Merzenich: Gespräche über Merzenichs neue „gute Stube“

Merzenich : Gespräche über Merzenichs neue „gute Stube“

Erhält der Ortskern von Merzenich eine „gute Stube“? Ein großes Stück Zukunftsmusik stellte der Architekt Eduard Pätkau dem Gemeinderat vor. In seiner Masterarbeit hatte sich der ehemalige Student der Technischen Hochschule Köln mit dem Thema beschäftigt.

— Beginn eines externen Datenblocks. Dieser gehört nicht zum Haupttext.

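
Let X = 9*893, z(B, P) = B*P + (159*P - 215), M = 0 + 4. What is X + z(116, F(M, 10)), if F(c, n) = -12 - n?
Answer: 1772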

Unter dem Arbeitstitel „Revitalisierung der Stadthalle im Ortskern Merzenich“ hat er sich mit der weiteren Verwendung und dem Ausbau des Saales in unmittelbarer Nachbarschaft des Rathauses beschäftigt und jetzt einen ersten Entwurf erarbeitet.

Im Rahmen des vom Gemeinderat beschlossenen wohnungsbaupolitischen Gesamtkonzepts hat die Verwaltung vorgeschlagen, die Zusammenarbeit mit wissenschaftlichen Einrichtungen zu suchen. Nach ersten Sondierungsgesprächen mit dem Lehrbeauftragten Dipl. Ing. Markus Schmale hat sich Eduard Pätkau in seiner Masterarbeit mit dem Thema beschäftigt. „Ein vergrabener Schatz“ ist nach Meinung von Bürgermeister Georg Gelhausen (CDU) das Areal an der Lindenstraße. Im Saal Vaaßen spielte sich über viele Jahrzehnte ein großer Teil des Merzenicher Vereins- und Gesellschaftslebens ab. Pätkau: „Für Vereine ist ein neuer Treffpunkt wichtig“, umschreibt er die Ausgangssituation.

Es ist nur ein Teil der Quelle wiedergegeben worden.